During the course of his argument the prosecuting attorney stated to the jury:
"Dr. Sowers sat with my brother when Dr. Warthin was on the stand and advised with him."
To this an objection was made on the ground that there was no evidence that Dr. Sowers had been employed by the defendant or had assisted as counsel. This circumstance was embodied as one of the reasons in support of the defendant's motion for a new trial. In disposing of this motion the trial court said of this incident:
"During the examination of the people's medical and expert witnesses, respondent's counsel had present with them in court to aid them in a proper examination of the people's witnesses Dr. Sowers, a well known physician of Benton Harbor, Michigan. All this took place in the presence of the jury. When the prosecuting attorney referred to the presence of Dr. Sowers during the trial he was referring to a fact that actually occurred during the course of the trial in the presence of the jury. No error can be assigned on these remarks by the prosecuting attorney."
In view of this statement of the situation the argument of the prosecuting attorney was not improper. We find nothing in this phase of the record constituting prejudicial error.
Various assignments of error are based upon the refusal of the court to give certain of defendant's requests to charge, and error is also claimed because some of the defendant's requests were given in a modified form. The requests which were refused related to the burden of proof, the measure of proof required to justify a verdict of guilty, and, further, to the proposition that the verdict of the jury cannot be based upon speculation, conjecture, or guess, but upon the evidence alone and each link in the chain of circumstantial evidence must be established beyond a reasonable doubt. The charge as given covered each of these phases of the law in a clear and definite manner. The refusal of the court to give the requests in the exact form in which they were preferred was not error. People v. Jonesi, 223 Mich. 32; People v. Dunn, 233 Mich. 185. The modifications of the defendant's requests of which complaint is made were justified.
None of the errors assigned relative to the denial of requests to charge or to the charge of the court as given are well founded. The court correctly stated to the jury: "When murder is perpetrated by means of poison" it is murder in the first degree. The statute so provides. 3 Comp. Laws 1915, § 15192. It was therefore proper to charge the jury in this case that the verdict should be either "guilty of murder in the first degree or not guilty." The charge of the court was also correct wherein it was stated that in case a motive for the defendant's having committed the offense charged was established, such motive might be considered in determining the guilt or innocence of the accused.
"The showing of a motive, while not indispensable, is important and tends towards guilt, where the defendant denies the act." People v. MacGregor, 178 Mich. 436.
The denial of the defendant's motion for a new trial is assigned as error. Many of the reasons urged in support of this motion have been considered hereinbefore, but it is there further asserted, and also assigned as error in this record, that the verdict of the jury was against the great weight of the evidence and was founded upon passion and prejudice.
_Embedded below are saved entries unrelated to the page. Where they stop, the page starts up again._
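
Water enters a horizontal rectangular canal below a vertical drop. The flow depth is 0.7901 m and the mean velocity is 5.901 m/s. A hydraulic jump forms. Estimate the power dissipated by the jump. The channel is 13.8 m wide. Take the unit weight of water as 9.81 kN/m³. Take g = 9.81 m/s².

P = 179.0 kW

Fr₁ = V₁/√(g·y₁) = 5.901/√(9.81×0.7901) = 2.120.
Conjugate-depth relation: y₂/y₁ = ½[√(1 + 8Fr₁²) − 1] = ½[√36.941 − 1] = 2.539.
y₂ = 2.539 × 0.7901 = 2.006 m.
Head loss: ΔE = (y₂ − y₁)³/(4y₁y₂) = (2.006 − 0.7901)³/(4×0.7901×2.006) = 1.798/6.340 = 0.2836 m.
q = V₁·y₁ = 5.901 × 0.7901 = 4.662 m²/s. Q = q·b = 4.662 × 13.8 = 64.34 m³/s. P = γ·Q·ΔE = 9.81 × 64.34 × 0.2836 = 179.0 kW.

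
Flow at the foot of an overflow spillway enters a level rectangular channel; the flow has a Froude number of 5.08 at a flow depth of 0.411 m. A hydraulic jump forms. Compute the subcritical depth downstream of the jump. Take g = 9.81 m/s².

Fr₁ = 5.08 (given).
Bélanger equation: y₂/y₁ = ½[√(1 + 8Fr₁²) − 1] = ½[√207.5 − 1] = 6.70.
y₂ = 6.70 × 0.411 = 2.75 m.

y₂ = 2.75 m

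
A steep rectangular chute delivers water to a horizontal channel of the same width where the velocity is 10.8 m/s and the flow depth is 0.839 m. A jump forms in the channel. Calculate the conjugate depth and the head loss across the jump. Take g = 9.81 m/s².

y₂ = 4.07 m; ΔE = 2.46 m

Fr₁ = V₁/√(g·y₁) = 10.8/√(9.81×0.839) = 3.76.
Bélanger equation: y₂/y₁ = ½[√(1 + 8Fr₁²) − 1] = ½[√114.4 − 1] = 4.85.
y₂ = 4.85 × 0.839 = 4.07 m.
Head loss: ΔE = (y₂ − y₁)³/(4y₁y₂) = (4.07 − 0.839)³/(4×0.839×4.07) = 33.6/13.6 = 2.46 m.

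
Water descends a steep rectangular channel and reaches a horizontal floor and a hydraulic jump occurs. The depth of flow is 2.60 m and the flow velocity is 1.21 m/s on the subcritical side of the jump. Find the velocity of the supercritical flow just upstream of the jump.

V₁ = 11.6 m/s

Fr₂ = V₂/√(g·y₂) = 1.21/√(9.81×2.60) = 0.240.
Since the conjugate-depth ratio holds either way, y₁/y₂ = ½[√(1 + 8Fr₂²) − 1] = ½[√1.459 − 1] = 0.104.
y₁ = 0.104 × 2.60 = 0.270 m.
V₁ = q/y₁ = 3.15/0.270 = 11.6 m/s.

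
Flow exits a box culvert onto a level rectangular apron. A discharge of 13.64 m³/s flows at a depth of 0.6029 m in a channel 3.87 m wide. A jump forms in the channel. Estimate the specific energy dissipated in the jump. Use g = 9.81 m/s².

ΔE = 0.3726 m

q = Q/b = 13.64/3.87 = 3.525 m²/s; V₁ = q/y₁ = 5.846 m/s. Fr₁ = V₁/√(g·y₁) = 2.404.
Conjugate-depth relation: y₂/y₁ = ½[√(1 + 8Fr₁²) − 1] = ½[√47.227 − 1] = 2.936.
y₂ = 2.936 × 0.6029 = 1.770 m.
V₂ = q/y₂ = 3.525/1.770 = 1.991 m/s. E₁ = y₁ + V₁²/2g = 2.345 m; E₂ = y₂ + V₂²/2g = 1.972 m. ΔE = E₁ − E₂ = 0.3726 m.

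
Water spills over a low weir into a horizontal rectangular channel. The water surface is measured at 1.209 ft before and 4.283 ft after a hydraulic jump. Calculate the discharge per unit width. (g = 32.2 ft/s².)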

We find nothing in the record which justifies either of these contentions. In our judgment the defendant was given a fair trial in the circuit court and there was sufficient evidence to justify the verdict rendered by the jury. We have given careful consideration to other questions raised by the assignments of error, but find nothing in them which would justify the granting of a new trial or which merits further comment.
The conviction of the defendant and judgment of the lower court must be affirmed.
FEAD, C.J., and FELLOWS, WIEST, CLARK, McDONALD, and SHARPE, JJ., concurred. POTTER, J., did not sit.